Exploiting the biosynthetic machinery of Streptomyces pilosus to engineer a water-soluble zirconium(iv) chelator

Abstract

The water solubility of a natural product-inspired octadentate hydroxamic acid chelator designed to coordinate Zr(IV)-89 has been improved by using a combined microbiological-chemical approach to engineer four ether oxygen atoms into the main-chain region of a methylene-containing analogue.
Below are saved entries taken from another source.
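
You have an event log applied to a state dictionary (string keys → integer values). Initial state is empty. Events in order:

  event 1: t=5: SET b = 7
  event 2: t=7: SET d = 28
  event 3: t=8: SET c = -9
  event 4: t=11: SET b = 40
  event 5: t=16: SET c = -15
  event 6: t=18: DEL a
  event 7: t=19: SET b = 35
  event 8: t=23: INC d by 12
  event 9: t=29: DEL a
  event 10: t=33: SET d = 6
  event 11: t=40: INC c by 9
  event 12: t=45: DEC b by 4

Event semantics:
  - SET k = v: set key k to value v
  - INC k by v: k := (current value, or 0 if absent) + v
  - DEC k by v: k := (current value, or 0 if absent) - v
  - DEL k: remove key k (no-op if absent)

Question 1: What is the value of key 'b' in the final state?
Answer: 31

Derivation:
Track key 'b' through all 12 events:
  event 1 (t=5: SET b = 7): b (absent) -> 7
  event 2 (t=7: SET d = 28): b unchanged
  event 3 (t=8: SET c = -9): b unchanged
  event 4 (t=11: SET b = 40): b 7 -> 40
  event 5 (t=16: SET c = -15): b unchanged
  event 6 (t=18: DEL a): b unchanged
  event 7 (t=19: SET b = 35): b 40 -> 35
  event 8 (t=23: INC d by 12): b unchanged
  event 9 (t=29: DEL a): b unchanged
  event 10 (t=33: SET d = 6): b unchanged
  event 11 (t=40: INC c by 9): b unchanged
  event 12 (t=45: DEC b by 4): b 35 -> 31
Final: b = 31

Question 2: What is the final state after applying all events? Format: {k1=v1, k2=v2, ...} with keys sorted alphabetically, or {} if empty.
Answer: {b=31, c=-6, d=6}

Derivation:
  after event 1 (t=5: SET b = 7): {b=7}
  after event 2 (t=7: SET d = 28): {b=7, d=28}
  after event 3 (t=8: SET c = -9): {b=7, c=-9, d=28}
  after event 4 (t=11: SET b = 40): {b=40, c=-9, d=28}
  after event 5 (t=16: SET c = -15): {b=40, c=-15, d=28}
  after event 6 (t=18: DEL a): {b=40, c=-15, d=28}
  after event 7 (t=19: SET b = 35): {b=35, c=-15, d=28}
  after event 8 (t=23: INC d by 12): {b=35, c=-15, d=40}
  after event 9 (t=29: DEL a): {b=35, c=-15, d=40}
  after event 10 (t=33: SET d = 6): {b=35, c=-15, d=6}
  after event 11 (t=40: INC c by 9): {b=35, c=-6, d=6}
  after event 12 (t=45: DEC b by 4): {b=31, c=-6, d=6}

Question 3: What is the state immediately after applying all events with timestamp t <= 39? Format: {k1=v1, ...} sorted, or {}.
Answer: {b=35, c=-15, d=6}

Derivation:
Apply events with t <= 39 (10 events):
  after event 1 (t=5: SET b = 7): {b=7}
  after event 2 (t=7: SET d = 28): {b=7, d=28}
  after event 3 (t=8: SET c = -9): {b=7, c=-9, d=28}
  after event 4 (t=11: SET b = 40): {b=40, c=-9, d=28}
  after event 5 (t=16: SET c = -15): {b=40, c=-15, d=28}
  after event 6 (t=18: DEL a): {b=40, c=-15, d=28}
  after event 7 (t=19: SET b = 35): {b=35, c=-15, d=28}
  after event 8 (t=23: INC d by 12): {b=35, c=-15, d=40}
  after event 9 (t=29: DEL a): {b=35, c=-15, d=40}
  after event 10 (t=33: SET d = 6): {b=35, c=-15, d=6}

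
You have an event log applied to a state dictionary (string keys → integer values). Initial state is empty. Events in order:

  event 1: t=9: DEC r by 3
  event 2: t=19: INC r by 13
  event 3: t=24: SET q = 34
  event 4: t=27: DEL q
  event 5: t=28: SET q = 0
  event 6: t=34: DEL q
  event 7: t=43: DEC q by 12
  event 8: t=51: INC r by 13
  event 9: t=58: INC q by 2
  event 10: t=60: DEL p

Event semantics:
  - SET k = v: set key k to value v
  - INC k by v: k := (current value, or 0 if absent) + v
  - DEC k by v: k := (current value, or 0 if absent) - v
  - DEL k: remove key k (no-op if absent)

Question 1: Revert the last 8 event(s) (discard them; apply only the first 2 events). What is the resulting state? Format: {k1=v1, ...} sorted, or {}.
Keep first 2 events (discard last 8):
  after event 1 (t=9: DEC r by 3): {r=-3}
  after event 2 (t=19: INC r by 13): {r=10}

Answer: {r=10}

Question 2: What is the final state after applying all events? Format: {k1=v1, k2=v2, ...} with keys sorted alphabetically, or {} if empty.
Answer: {q=-10, r=23}

Derivation:
  after event 1 (t=9: DEC r by 3): {r=-3}
  after event 2 (t=19: INC r by 13): {r=10}
  after event 3 (t=24: SET q = 34): {q=34, r=10}
  after event 4 (t=27: DEL q): {r=10}
  after event 5 (t=28: SET q = 0): {q=0, r=10}
  after event 6 (t=34: DEL q): {r=10}
  after event 7 (t=43: DEC q by 12): {q=-12, r=10}
  after event 8 (t=51: INC r by 13): {q=-12, r=23}
  after event 9 (t=58: INC q by 2): {q=-10, r=23}
  after event 10 (t=60: DEL p): {q=-10, r=23}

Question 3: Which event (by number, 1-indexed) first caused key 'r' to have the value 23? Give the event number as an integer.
Looking for first event where r becomes 23:
  event 1: r = -3
  event 2: r = 10
  event 3: r = 10
  event 4: r = 10
  event 5: r = 10
  event 6: r = 10
  event 7: r = 10
  event 8: r 10 -> 23  <-- first match

Answer: 8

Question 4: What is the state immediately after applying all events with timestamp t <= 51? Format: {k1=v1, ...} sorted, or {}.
Answer: {q=-12, r=23}

Derivation:
Apply events with t <= 51 (8 events):
  after event 1 (t=9: DEC r by 3): {r=-3}
  after event 2 (t=19: INC r by 13): {r=10}
  after event 3 (t=24: SET q = 34): {q=34, r=10}
  after event 4 (t=27: DEL q): {r=10}
  after event 5 (t=28: SET q = 0): {q=0, r=10}
  after event 6 (t=34: DEL q): {r=10}
  after event 7 (t=43: DEC q by 12): {q=-12, r=10}
  after event 8 (t=51: INC r by 13): {q=-12, r=23}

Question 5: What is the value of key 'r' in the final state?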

First, an analogue of the trimeric hydroxamic acid desferrioxamine B (DFOB) that contained three main-chain ether oxygen atoms (DFOB-O₃) was generated from cultures of the native DFOB-producer Streptomyces pilosus supplemented with oxybis(ethanamine) (OBEA), which competed against the native 1,5-diaminopentane (DP) substrate during DFOB assembly. This precursor-directed biosynthesis (PDB) approach generated a suite of DFOB analogues containing one (DFOB-O₁), two (DFOB-O₂) or three (DFOB-O₃) ether oxygen atoms, with the latter produced as the major species. Log P measurements showed DFOB-O₃ was about 45 times more water soluble than DFOB. Second, a peptide coupling chain-extension reaction between DFOB-O₃ and the synthetic ether-containing endo-hydroxamic acid monomer 4-((2-(2-aminoethoxy)ethyl)(hydroxy)amino)-4-oxobutanoic acid (PBH-O₁) gave the water soluble tetrameric hydroxamic acid DFOB-O₃–PBH-O₁ as an isostere of sparingly water soluble DFOB–PBH. The complex between DFOB-O₃–PBH-O₁ and ^natZr(IV), examined as a surrogate measure of the radiolabelling procedure, analysed by LC-MS as the protonated adduct ([M + H]⁺, m/z_obs = 855.2; m/z_calc = 855.3), with supporting HRMS data. The use of a microbiological system to generate a water-soluble analogue of a natural product for downstream semi-synthetic chemistry is an attractive pathway for developing new drugs and imaging agents. The improved water solubility of DFOB-O₃–PBH-O₁ could facilitate the synthesis and purification of downstream products, as part of the ongoing development of ligands optimised for Zr(IV)-89 immunological PET imaging.